The French say: “The absent are always in the wrong.” The saying is quite correct, at least as far as the unification process in Europe is concerned.
Greece has been a member of the European Union for almost four decades but, sadly, the parochialism of the Greek political elite (bar a few exceptions) has been a main feature of the country’s participation in the project.
This might seem like a harsh view, but it is certainly not unfair. What has been happening over the last few months regarding eurozone reform is a characteristic example of this tendency. On last December 4, eurozone finance ministers concluded a partial agreement on a series of key issues: a) the role and tools at the disposal of the European Stability Mechanism (ESM), b) what will happen if a bank needs to go through the resolution process and there is not enough money in the relevant fund, and c) the eurozone budget’s goals.
The responses provided by the participants are not the same and are not free of ideological influences. But what is the position of Greece and of the political parties, and why? The main feature of the Greek stance so far was the complete absence of any discussion whatsoever in the media, the broader public sphere, and even Parliament.

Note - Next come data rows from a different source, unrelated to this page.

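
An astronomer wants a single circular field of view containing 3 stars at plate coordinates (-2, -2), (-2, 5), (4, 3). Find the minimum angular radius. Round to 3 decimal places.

4.116

Call the three points A, B, C in the order given.
Side lengths²: AB² = 49, AC² = 61, BC² = 40.
Since AC² = 61 < 49 + 40 = 89, the triangle is acute, so the smallest enclosing circle is the circumcircle.
Circumcentre = (1/6, 1.5), r² = 305/18.
r = √(305/18) ≈ 4.116.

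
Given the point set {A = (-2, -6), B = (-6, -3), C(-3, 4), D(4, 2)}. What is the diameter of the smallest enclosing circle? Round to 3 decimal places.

11.180

The farthest pair is B–D with squared distance 125. The circle on this segment as diameter has centre (-1, -0.5) and r² = 125/4 = 31.25.
Check A: distance² to centre = 31.25 ≤ 31.25, so it lies inside.
All remaining points lie in this disk, and no smaller disk contains both endpoints, so this is the minimum enclosing circle.
Diameter = 2r = 2√(31.25) ≈ 11.180.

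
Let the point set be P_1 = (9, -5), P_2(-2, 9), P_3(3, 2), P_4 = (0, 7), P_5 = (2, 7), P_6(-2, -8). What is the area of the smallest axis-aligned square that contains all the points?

289

The bounding box has width 11 and height 17.
An axis-aligned square enclosing the set must have side ≥ max(width, height).
So the minimum side is max(11, 17) = 17.
Area = 17² = 289.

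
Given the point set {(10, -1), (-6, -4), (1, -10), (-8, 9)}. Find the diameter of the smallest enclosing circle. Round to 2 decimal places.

21.87

The minimum enclosing circle of a finite set is fixed by two of the points (as a diameter) or three (as a circumcircle).
The minimum enclosing circle is determined by three boundary points: (10, -1), (1, -10), (-8, 9).
Their circumcentre is (-11/14, 11/14) with r² = 11713/98.
The farthest remaining point (-6, -4) is at distance² 4909/98 ≤ 11713/98.
Diameter = 2r = 2√(11713/98) ≈ 21.87.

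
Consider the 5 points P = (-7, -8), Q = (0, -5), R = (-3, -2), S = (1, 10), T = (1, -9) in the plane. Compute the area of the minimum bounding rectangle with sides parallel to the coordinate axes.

x ranges over [-7, 1], width 8.
y ranges over [-9, 10], height 19.
Area = 8 × 19 = 152.

152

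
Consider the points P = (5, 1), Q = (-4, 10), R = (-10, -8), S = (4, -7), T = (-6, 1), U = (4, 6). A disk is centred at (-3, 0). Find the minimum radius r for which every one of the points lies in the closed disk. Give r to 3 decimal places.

The required radius is the distance from (-3, 0) to the farthest point.
Squared distances: 65, 101, 113, 98, 10, 85.
Maximum is 113, attained at R.
r = √113 ≈ 10.630.

10.630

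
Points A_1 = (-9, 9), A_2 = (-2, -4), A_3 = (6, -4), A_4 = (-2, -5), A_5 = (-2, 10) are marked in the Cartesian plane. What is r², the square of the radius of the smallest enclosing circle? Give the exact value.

The minimum enclosing circle of a finite set is fixed by two of the points (as a diameter) or three (as a circumcircle).
The farthest pair is A_1–A_3 with squared distance 394. The circle on this segment as diameter has centre (-1.5, 2.5) and r² = 394/4 = 98.5.
Check A_2: distance² to centre = 42.5 ≤ 98.5, so it lies inside.
All remaining points lie in this disk, and no smaller disk contains both endpoints, so this is the minimum enclosing circle.

98.5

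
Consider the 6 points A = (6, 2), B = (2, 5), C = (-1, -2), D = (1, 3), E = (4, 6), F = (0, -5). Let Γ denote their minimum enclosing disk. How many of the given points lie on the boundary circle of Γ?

2

A smallest enclosing disk is always determined by at most three of the input points on its boundary.
The farthest pair is E–F with squared distance 137. The circle on this segment as diameter has centre (2, 0.5) and r² = 137/4 = 34.25.
Check A: distance² to centre = 18.25 ≤ 34.25, so it lies inside.
All remaining points lie in this disk, and no smaller disk contains both endpoints, so this is the minimum enclosing circle.
The points at distance exactly r from the centre are E, F — 2 points.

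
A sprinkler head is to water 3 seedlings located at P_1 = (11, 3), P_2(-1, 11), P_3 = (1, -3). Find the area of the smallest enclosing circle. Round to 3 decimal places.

192.325

Side lengths²: P_1P_2² = 208, P_1P_3² = 136, P_2P_3² = 200.
Since P_1P_2² = 208 < 200 + 136 = 336, the triangle is acute, so the smallest enclosing circle is the circumcircle.
Circumcentre = (63/19, 85/19), r² = 22100/361.
Area = π·r² = π·22100/361 ≈ 192.325.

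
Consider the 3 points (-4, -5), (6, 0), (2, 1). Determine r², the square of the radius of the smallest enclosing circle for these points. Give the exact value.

Call the three points A, B, C in the order given.
Side lengths²: AB² = 125, AC² = 72, BC² = 17.
Since AB² = 125 ≥ 72 + 17 = 89, the angle opposite AB is not acute, so the smallest enclosing circle has AB as diameter.
Centre = midpoint of AB = (1, -2.5), r² = 125/4 = 31.25.

31.25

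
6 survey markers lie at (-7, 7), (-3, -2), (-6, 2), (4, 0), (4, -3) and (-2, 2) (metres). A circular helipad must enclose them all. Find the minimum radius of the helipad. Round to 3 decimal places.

By Welzl's lemma the MEC is supported by two points (diametrically opposite) or three points (on a circumcircle).
The farthest pair is (-7, 7)–(4, -3) with squared distance 221. The circle on this segment as diameter has centre (-1.5, 2) and r² = 221/4 = 55.25.
Check (-3, -2): distance² to centre = 18.25 ≤ 55.25, so it lies inside.
All remaining points lie in this disk, and no smaller disk contains both endpoints, so this is the minimum enclosing circle.
r = √(55.25) ≈ 7.433.

7.433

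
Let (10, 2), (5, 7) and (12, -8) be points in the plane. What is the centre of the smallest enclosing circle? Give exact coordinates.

Call the three points A, B, C in the order given.
Side lengths²: AB² = 50, AC² = 104, BC² = 274.
Since BC² = 274 ≥ 104 + 50 = 154, the angle opposite BC is not acute, so the smallest enclosing circle has BC as diameter.
Centre = midpoint of BC = (8.5, -0.5), r² = 274/4 = 68.5.
Centre = (8.5, -0.5).

(8.5, -0.5)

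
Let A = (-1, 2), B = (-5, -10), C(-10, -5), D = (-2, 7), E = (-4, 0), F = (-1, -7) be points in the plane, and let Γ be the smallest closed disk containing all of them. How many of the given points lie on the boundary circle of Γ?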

If one excludes references to the issue in an article by Finance Minister Euclid Tsakalotos in Le Monde in January and two speeches by Prime Minister Alexis Tsipras in September 2017 and 2018 (which cannot exhaust the room for debate anyway) there is no other indication that the Greek political elite has been bothered with this issue. Which party represented in Parliament today has dedicated a session of one of its decision-making bodies to this matter? Even Greek Parliament seems disinterested.
If someone looks for references to this issue on Parliament’s website, where there are archives of its work, they will notice that the absence of such material in 2018 is conspicuous by its absence. For example, only in one joint session this year (on February 9) did the Economic Affairs, European Affairs, Foreign Affairs and Defence committees discuss this issue.
Even then, though, no report was issued. Speeches were made but they were general (since detail requires work and not just slogans) and a report that listed a) the issues, b) the positions and arguments and c) the conclusions (even just those of the governing coalition) was not compiled. Justhotair, inotherwords.
Greek politicians’ counterparts in other EU countries dedicate many sessions to such issues. They invite not just the competent ministers but also experts from outside Parliament, such as academics, representatives of society, etc. Also, in the reports that are subsequently published, the full arguments are set out, backed up by evidence and a conclusion that allows voters to understand what was said, what was decided and on what basis.
Apart from the depressing state of Greek parliamentarianism, does the absence of such practices also show how shallow much-advertised pro-Europeanism is in Greece?